Eh bien, il semble que ce n’était pas très loin de cela.
Si Moïse sortait tôt de sa tente, ils disaient : « Pourquoi le fils d’Amram part-il si tôt ? Peut-être que tout ne va pas bien à la maison ? » S’il partait tard, ils disaient : « Que croyez-vous ? Il passe son temps à concevoir de mauvais plans et à comploter contre vous. »4
Bien sûr, Moïse savait qu’il était absolument et complètement innocent de tout méfait. Mais la Torah elle-même déclare : « Et tu seras pur et innocent devant D.ieu et devant Israël. »5 Et le Talmud en déduit que « non seulement le comportement d’une personne doit être innocent et irréprochable aux yeux de D.ieu, mais celle-ci doit également s’assurer qu’elle est au-dessus de tout soupçon aux yeux des hommes. »6
Et ainsi, dans ce qui fut très probablement le tout premier audit officiel de l’histoire, la Parachat Pekoudei rapporte comment Moïse ordonna une comptabilité méticuleuse de l’or et des matériaux précieux collectés auprès des Israélites pour la construction du Tabernacle.7
Quelques 33 siècles avant que les termes de « responsabilité », de « transparence » et de « bonne gouvernance » n’entrent dans le langage courant, le premier dirigeant national du peuple juif avait institué un tel système.
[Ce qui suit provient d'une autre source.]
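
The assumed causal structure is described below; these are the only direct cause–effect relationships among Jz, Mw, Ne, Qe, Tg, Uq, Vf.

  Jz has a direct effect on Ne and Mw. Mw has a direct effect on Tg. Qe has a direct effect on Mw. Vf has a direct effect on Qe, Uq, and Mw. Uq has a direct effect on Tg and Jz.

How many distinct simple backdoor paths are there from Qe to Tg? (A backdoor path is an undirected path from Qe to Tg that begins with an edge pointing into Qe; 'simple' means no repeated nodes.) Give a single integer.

4

A backdoor path from Qe to Tg is any simple undirected path whose first edge points into Qe (i.e. leaves Qe via a parent).
Parents of Qe: {Vf}.
Enumerating:
  P1: Qe <- Vf -> Uq -> Jz -> Mw -> Tg
  P2: Qe <- Vf -> Uq -> Tg
  P3: Qe <- Vf -> Mw <- Jz <- Uq -> Tg
  P4: Qe <- Vf -> Mw -> Tg
That exhausts the simple backdoor paths. Count: 4.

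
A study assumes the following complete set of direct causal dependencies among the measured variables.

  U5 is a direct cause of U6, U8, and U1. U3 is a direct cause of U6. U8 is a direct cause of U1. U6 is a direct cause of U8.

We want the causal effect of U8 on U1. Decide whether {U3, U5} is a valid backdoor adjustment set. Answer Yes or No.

Backdoor paths from U8 to U1 (paths whose first edge points into U8):
  P1: U8 <- U5 -> U1
  P2: U8 <- U6 <- U5 -> U1
Condition 1 (no descendant of U8 in the set): holds — descendants of U8 are {U1}; none are in {U3, U5}.
Condition 2 (every backdoor path blocked by {U3, U5}):
  P1: blocked at fork node U5 ∈ conditioning set.
  P2: blocked at fork node U5 ∈ conditioning set.
{U3, U5} satisfies the backdoor criterion.

Yes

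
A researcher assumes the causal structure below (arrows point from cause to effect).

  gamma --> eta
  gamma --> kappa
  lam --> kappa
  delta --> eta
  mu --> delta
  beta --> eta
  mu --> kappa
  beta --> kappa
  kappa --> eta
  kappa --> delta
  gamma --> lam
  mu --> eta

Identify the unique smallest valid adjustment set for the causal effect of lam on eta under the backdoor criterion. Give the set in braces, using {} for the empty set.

Variables eligible for adjustment (non-descendants of lam, excluding lam and eta): {beta, gamma, mu}.
Backdoor paths from lam to eta:
  P1: lam <- gamma -> kappa <- beta -> eta
  P2: lam <- gamma -> kappa <- mu -> delta -> eta
  P3: lam <- gamma -> kappa <- mu -> eta
  P4: lam <- gamma -> kappa -> delta <- mu -> eta
  P5: lam <- gamma -> kappa -> delta -> eta
  P6: lam <- gamma -> kappa -> eta
  P7: lam <- gamma -> eta
The empty set is not sufficient: P5 (lam <- gamma -> kappa -> delta -> eta) has no collider blocking it and no conditioned non-collider, so it is open.
Try {gamma}:
  P1: blocked at fork node gamma ∈ conditioning set.
  P2: blocked at fork node gamma ∈ conditioning set.
  P3: blocked at fork node gamma ∈ conditioning set.
  P4: blocked at fork node gamma ∈ conditioning set.
  P5: blocked at fork node gamma ∈ conditioning set.
  P6: blocked at fork node gamma ∈ conditioning set.
  P7: blocked at fork node gamma ∈ conditioning set.
{gamma} contains no descendant of lam and blocks every backdoor path.
No other singleton works — e.g. {beta} leaves P5 open — so {gamma} is the unique smallest valid adjustment set.

{gamma}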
Cela me rappelle une autre histoire scandaleuse où les gens critiquaient, non pas Moïse, mais un leader du mouvement ‘hassidique. Un petit malin annonça en présence du Gaon de Vilna qu’il avait vu, de ses propres yeux, le maître ‘hassidique « manger de la viande et boire du vin le jour de Ticha BeAv et même danser avec des filles » ! Et devinez quoi ? C’était absolument vrai ! Vraiment ? Oui. C’était Ticha BeAv qui tombait un Chabbat, donc le jeûne était reporté au dimanche, et il était donc obligatoire de prendre un repas fastueux. Et la jeune fille ? Elle n’avait que quelques jours et était tenue sur un plateau.8
Lorsque des rabbins comme moi lisent que le plus grand des grands a été calomnié et diffamé, il est plus facile de le supporter lorsque nous entendons ces commentaires « anodins » qui peuvent souvent enterrer quelqu’un ; ces murmures pas si silencieux à propos de nous ou de nos familles. Si cela a pu arriver à Moïse et aux plus grands leaders des ‘hassidim, pourquoi devrais-je être épargné ?
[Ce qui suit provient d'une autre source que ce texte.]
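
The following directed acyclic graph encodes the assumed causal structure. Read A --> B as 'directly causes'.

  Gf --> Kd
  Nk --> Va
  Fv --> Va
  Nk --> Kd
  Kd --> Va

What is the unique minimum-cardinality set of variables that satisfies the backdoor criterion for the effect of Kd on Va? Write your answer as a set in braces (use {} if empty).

{Nk}

Variables eligible for adjustment (non-descendants of Kd, excluding Kd and Va): {Fv, Gf, Nk}.
Backdoor paths from Kd to Va:
  P1: Kd <- Nk -> Va
The empty set is not sufficient: P1 (Kd <- Nk -> Va) has no collider blocking it and no conditioned non-collider, so it is open.
Try {Nk}:
  P1: blocked at fork node Nk ∈ conditioning set.
{Nk} contains no descendant of Kd and blocks every backdoor path.
No other singleton works — e.g. {Gf} leaves P1 open — so {Nk} is the unique smallest valid adjustment set.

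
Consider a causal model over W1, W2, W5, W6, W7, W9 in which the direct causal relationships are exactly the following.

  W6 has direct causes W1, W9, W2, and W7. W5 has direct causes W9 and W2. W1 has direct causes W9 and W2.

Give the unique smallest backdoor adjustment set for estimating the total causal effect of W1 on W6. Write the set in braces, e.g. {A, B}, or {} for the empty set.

Variables eligible for adjustment (non-descendants of W1, excluding W1 and W6): {W2, W5, W7, W9}.
Backdoor paths from W1 to W6:
  P1: W1 <- W2 -> W5 <- W9 -> W6
  P2: W1 <- W2 -> W6
  P3: W1 <- W9 -> W5 <- W2 -> W6
  P4: W1 <- W9 -> W6
The empty set is not sufficient: P2 (W1 <- W2 -> W6) has no collider blocking it and no conditioned non-collider, so it is open.
Try {W2, W9}:
  P1: blocked at fork node W2 ∈ conditioning set.
  P2: blocked at fork node W2 ∈ conditioning set.
  P3: blocked at fork node W9 ∈ conditioning set.
  P4: blocked at fork node W9 ∈ conditioning set.
{W2, W9} contains no descendant of W1 and blocks every backdoor path.
Every element of {W2, W9} is needed (dropping W2 leaves P2 open; dropping W9 leaves P4 open), so no proper subset is valid.
Among all size-2 subsets of the eligible variables, only {W2, W9} blocks every backdoor path, so it is the unique smallest valid adjustment set.

{W2, W9}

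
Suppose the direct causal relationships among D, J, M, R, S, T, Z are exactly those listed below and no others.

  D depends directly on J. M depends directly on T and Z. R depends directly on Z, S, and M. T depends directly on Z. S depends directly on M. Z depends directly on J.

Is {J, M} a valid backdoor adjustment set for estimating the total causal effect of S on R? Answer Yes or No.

Backdoor paths from S to R (paths whose first edge points into S):
  P1: S <- M <- Z -> R
  P2: S <- M <- T <- Z -> R
  P3: S <- M -> R
Condition 1 (no descendant of S in the set): holds — descendants of S are {R}; none are in {J, M}.
Condition 2 (every backdoor path blocked by {J, M}):
  P1: blocked at chain node M ∈ conditioning set.
  P2: blocked at chain node M ∈ conditioning set.
  P3: blocked at fork node M ∈ conditioning set.
{J, M} satisfies the backdoor criterion.

Yes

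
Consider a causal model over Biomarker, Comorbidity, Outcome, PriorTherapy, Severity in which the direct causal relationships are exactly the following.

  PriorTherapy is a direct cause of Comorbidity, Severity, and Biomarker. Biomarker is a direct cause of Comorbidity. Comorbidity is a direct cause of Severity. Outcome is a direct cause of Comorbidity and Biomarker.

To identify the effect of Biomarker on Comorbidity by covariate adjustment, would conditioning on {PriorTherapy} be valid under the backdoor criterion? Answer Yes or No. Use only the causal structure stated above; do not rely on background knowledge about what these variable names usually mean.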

Bien sûr, il y a une incohérence flagrante ici. Les mêmes personnes qui se plaignaient du fait que Moïse s’enrichissait grâce à leurs dons n’avaient absolument rien à dire sur leurs contributions à la construction du Veau d’Or. Alors qu’ils soupçonnaient Moïse de s’être servi dans la caisse, personne ne s’est demandé pourquoi leurs piles de bijoux en or n’avaient abouti qu’à la création d’un petit veau. Tout cet or pour un petit veau ? Pas de problème. Personne n’a exigé d’audit à ce sujet. Mais le Tabernacle ? Soudain, ils voulaient savoir où était passé tout l’or. « Vous feriez mieux d’être capable de rendre compte de chaque centime de dépenses ! »9
En y réfléchissant, cela reflète assez bien nos propres incohérences humaines, n’est-ce pas ? Je connais un type qui peut dilapider cent mille dollars en deux heures au casino, mais qui, lorsqu’on lui demande de faire un don à la shoul, veut voir le budget et le bilan et savoir comment le moindre centime est dépensé, « et, au fait, avons-nous vraiment besoin d’autant de cacahuètes et de raisins secs au Kiddouch ? ».
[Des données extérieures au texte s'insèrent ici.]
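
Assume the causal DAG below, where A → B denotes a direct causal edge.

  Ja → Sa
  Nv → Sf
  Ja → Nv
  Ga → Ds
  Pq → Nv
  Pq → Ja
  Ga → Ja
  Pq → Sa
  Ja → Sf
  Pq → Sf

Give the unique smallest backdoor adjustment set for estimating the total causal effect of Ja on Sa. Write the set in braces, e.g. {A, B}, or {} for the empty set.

{Pq}

Variables eligible for adjustment (non-descendants of Ja, excluding Ja and Sa): {Ds, Ga, Pq}.
Backdoor paths from Ja to Sa:
  P1: Ja <- Pq -> Sa
The empty set is not sufficient: P1 (Ja <- Pq -> Sa) has no collider blocking it and no conditioned non-collider, so it is open.
Try {Pq}:
  P1: blocked at fork node Pq ∈ conditioning set.
{Pq} contains no descendant of Ja and blocks every backdoor path.
No other singleton works — e.g. {Ga} leaves P1 open — so {Pq} is the unique smallest valid adjustment set.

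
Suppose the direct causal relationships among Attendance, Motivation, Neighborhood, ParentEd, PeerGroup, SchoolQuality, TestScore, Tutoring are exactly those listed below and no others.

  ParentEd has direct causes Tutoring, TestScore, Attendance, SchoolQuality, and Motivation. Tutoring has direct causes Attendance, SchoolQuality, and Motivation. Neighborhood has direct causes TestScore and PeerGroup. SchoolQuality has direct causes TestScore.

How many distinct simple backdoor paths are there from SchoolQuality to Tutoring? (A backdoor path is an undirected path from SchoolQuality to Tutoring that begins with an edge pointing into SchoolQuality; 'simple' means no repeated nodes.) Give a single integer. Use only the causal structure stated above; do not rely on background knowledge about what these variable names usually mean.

A backdoor path from SchoolQuality to Tutoring is any simple undirected path whose first edge points into SchoolQuality (i.e. leaves SchoolQuality via a parent).
Parents of SchoolQuality: {TestScore}.
Enumerating:
  P1: SchoolQuality <- TestScore -> ParentEd <- Attendance -> Tutoring
  P2: SchoolQuality <- TestScore -> ParentEd <- Motivation -> Tutoring
  P3: SchoolQuality <- TestScore -> ParentEd <- Tutoring
That exhausts the simple backdoor paths. Count: 3.

3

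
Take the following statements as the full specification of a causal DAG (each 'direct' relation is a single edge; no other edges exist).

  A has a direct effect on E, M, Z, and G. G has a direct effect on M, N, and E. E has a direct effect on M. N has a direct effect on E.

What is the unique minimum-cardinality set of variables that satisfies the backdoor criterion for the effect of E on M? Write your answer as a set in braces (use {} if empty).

Variables eligible for adjustment (non-descendants of E, excluding E and M): {A, G, N, Z}.
Backdoor paths from E to M:
  P1: E <- A -> G -> M
  P2: E <- A -> M
  P3: E <- G <- A -> M
  P4: E <- G -> M
  P5: E <- N <- G <- A -> M
  P6: E <- N <- G -> M
The empty set is not sufficient: P1 (E <- A -> G -> M) has no collider blocking it and no conditioned non-collider, so it is open.
Try {A, G}:
  P1: blocked at fork node A ∈ conditioning set.
  P2: blocked at fork node A ∈ conditioning set.
  P3: blocked at chain node G ∈ conditioning set.
  P4: blocked at fork node G ∈ conditioning set.
  P5: blocked at chain node G ∈ conditioning set.
  P6: blocked at fork node G ∈ conditioning set.
{A, G} contains no descendant of E and blocks every backdoor path.
Every element of {A, G} is needed (dropping A leaves P2 open; dropping G leaves P4 open), so no proper subset is valid.
Among all size-2 subsets of the eligible variables, only {A, G} blocks every backdoor path, so it is the unique smallest valid adjustment set.

{A, G}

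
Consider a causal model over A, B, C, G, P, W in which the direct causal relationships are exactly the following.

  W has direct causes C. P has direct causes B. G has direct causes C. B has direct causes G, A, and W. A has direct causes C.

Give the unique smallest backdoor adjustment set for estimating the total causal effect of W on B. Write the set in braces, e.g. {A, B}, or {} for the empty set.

{C}

Variables eligible for adjustment (non-descendants of W, excluding W and B): {A, C, G}.
Backdoor paths from W to B:
  P1: W <- C -> G -> B
  P2: W <- C -> A -> B
The empty set is not sufficient: P1 (W <- C -> G -> B) has no collider blocking it and no conditioned non-collider, so it is open.
Try {C}:
  P1: blocked at fork node C ∈ conditioning set.
  P2: blocked at fork node C ∈ conditioning set.
{C} contains no descendant of W and blocks every backdoor path.
No other singleton works — e.g. {G} leaves P2 open — so {C} is the unique smallest valid adjustment set.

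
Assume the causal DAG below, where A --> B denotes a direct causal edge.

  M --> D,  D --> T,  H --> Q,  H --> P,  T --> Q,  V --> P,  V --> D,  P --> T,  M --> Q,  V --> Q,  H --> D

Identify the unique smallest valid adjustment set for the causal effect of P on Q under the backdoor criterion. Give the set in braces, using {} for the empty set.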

Cette semaine, nous apprenons le leadership, la transparence et la responsabilité. Et c’est ainsi que les choses doivent être. Mais il y a une autre leçon à tirer, et c’est celle de la cohérence. Oui, la transparence dans la gouvernance de nos shouls, de nos institutions religieuses et communautaires est très importante, et nous ne devons trouver aucune excuse. Mais soyons également cohérents et avisés dans nos propres dépenses.